Curtis’s struggle is not just the visions and the nightmares or the supposed impending storm, but his adamant belief in his reality and the inability to share and articulate it to others, specifically the ones closest to him. In one scene Curtis stands watching a breathtaking nights sky filled with sporadic lightning and remarks “Is anyone else seeing this?” a variation of a thought we all perpetually think to ourselves consciously or unconsciously. Am I fundamentally alone? Is anyone else really seeing or feeling what I’m seeing and feeling? The solipsism that we all indulge in an allow to transform our minds into prisons for us to suffer alone in. The film shows us a man who traps himself in his own reality and allows it to drive him to the brink of madness until he lets the ones closest to him in. He does so in a powerful scene with his wife Samantha where he hands her a key (intentional or not, the symbolism is strong). It’s a scene of such intensity and beauty that Michael Shannon and Jessica Chastain should be applauded for it (Shannon specifically deserves an Oscar, I doubt I’ll see a better performance in the next few years).

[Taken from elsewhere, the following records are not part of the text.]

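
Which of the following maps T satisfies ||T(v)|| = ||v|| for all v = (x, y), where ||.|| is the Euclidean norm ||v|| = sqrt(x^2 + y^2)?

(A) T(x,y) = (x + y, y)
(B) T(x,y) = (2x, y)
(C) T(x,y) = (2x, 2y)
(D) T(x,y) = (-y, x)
D

A transformation preserves a norm if ||T(v)|| = ||v|| for every v; a single vector where the norm changes rules an option out.

(A) T(x,y) = (x + y, y): v = (0, 1) has norm sqrt((0)^2 + (1)^2) = 1, but T(v) = (1, 1) has norm sqrt(2) -- not preserved.
(B) T(x,y) = (2x, y): v = (1, 0) has norm sqrt((1)^2 + (0)^2) = 1, but T(v) = (2, 0) has norm 2 -- not preserved.
(C) T(x,y) = (2x, 2y): v = (1, 0) has norm sqrt((1)^2 + (0)^2) = 1, but T(v) = (2, 0) has norm 2 -- not preserved.
(D) T(x,y) = (-y, x): preserves the norm -- it is an orthogonal map (a rotation/reflection), and (-y)^2 + (x)^2 simplifies to x^2 + y^2.

Therefore the answer is (D).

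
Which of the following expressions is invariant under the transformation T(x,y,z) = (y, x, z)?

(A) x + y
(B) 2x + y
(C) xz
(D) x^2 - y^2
A

Apply T(x,y,z) = (y, x, z) to each option, i.e. replace (x, y, z) by the transformed coordinates.
Substitute the transformed coordinates into each option and compare with the original:
(A) x + y  ->  (y) + (x) = x + y   [equals x + y: invariant]
(B) 2x + y  ->  2(y) + (x) = x + 2y   [differs from 2x + y: not invariant]
(C) xz  ->  (y)(z) = yz   [differs from xz: not invariant]
(D) x^2 - y^2  ->  (y)^2 - (x)^2 = -x^2 + y^2   [differs from x^2 - y^2: not invariant]

Only option (A), x + y, is unchanged by the transformation.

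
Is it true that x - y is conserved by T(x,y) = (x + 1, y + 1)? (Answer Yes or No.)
Yes

Substitute T(x,y) = (x + 1, y + 1) into the expression and compare with the original.

Original: x - y
After applying T: (x + 1) - (y + 1) = x - y

This is identical to the original x - y, so the expression is invariant.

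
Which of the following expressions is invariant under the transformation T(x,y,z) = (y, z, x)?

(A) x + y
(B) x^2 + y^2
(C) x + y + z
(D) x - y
C

Apply T(x,y,z) = (y, z, x) to each option, i.e. replace (x, y, z) by the transformed coordinates.
Substitute the transformed coordinates into each option and compare with the original:
(A) x + y  ->  (y) + (z) = y + z   [differs from x + y: not invariant]
(B) x^2 + y^2  ->  (y)^2 + (z)^2 = y^2 + z^2   [differs from x^2 + y^2: not invariant]
(C) x + y + z  ->  (y) + (z) + (x) = x + y + z   [equals x + y + z: invariant]
(D) x - y  ->  (y) - (z) = y - z   [differs from x - y: not invariant]

Only option (C), x + y + z, is unchanged by the transformation.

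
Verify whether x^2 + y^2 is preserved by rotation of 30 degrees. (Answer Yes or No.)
Yes

Applying rotation by 30 degrees: x' = x*cos(30 degrees) - y*sin(30 degrees) = sqrt(3)x/2 - y/2, y' = x*sin(30 degrees) + y*cos(30 degrees) = x/2 + sqrt(3)y/2

Substituting into x^2 + y^2:
(sqrt(3)x/2 - y/2)^2 + (x/2 + sqrt(3)y/2)^2
= x^2 + y^2

This equals the original expression x^2 + y^2, so it IS invariant.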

Take Shelter is about letting people in, about not letting ourselves get consumed by our mind and letting it be the master of us. We don’t have to face crisis alone, because even though others can’t ever truly know how we feel or see things, they can understand that there are different ways to see and feel, and that allows them to be our support, our lifeline. The last scene of Take Shelter is a moment of triumph, a testament to what it means to be human and be connected to other humans. Something that we will need to learn if we’re going to face the very real external and the internal crisis's we're in.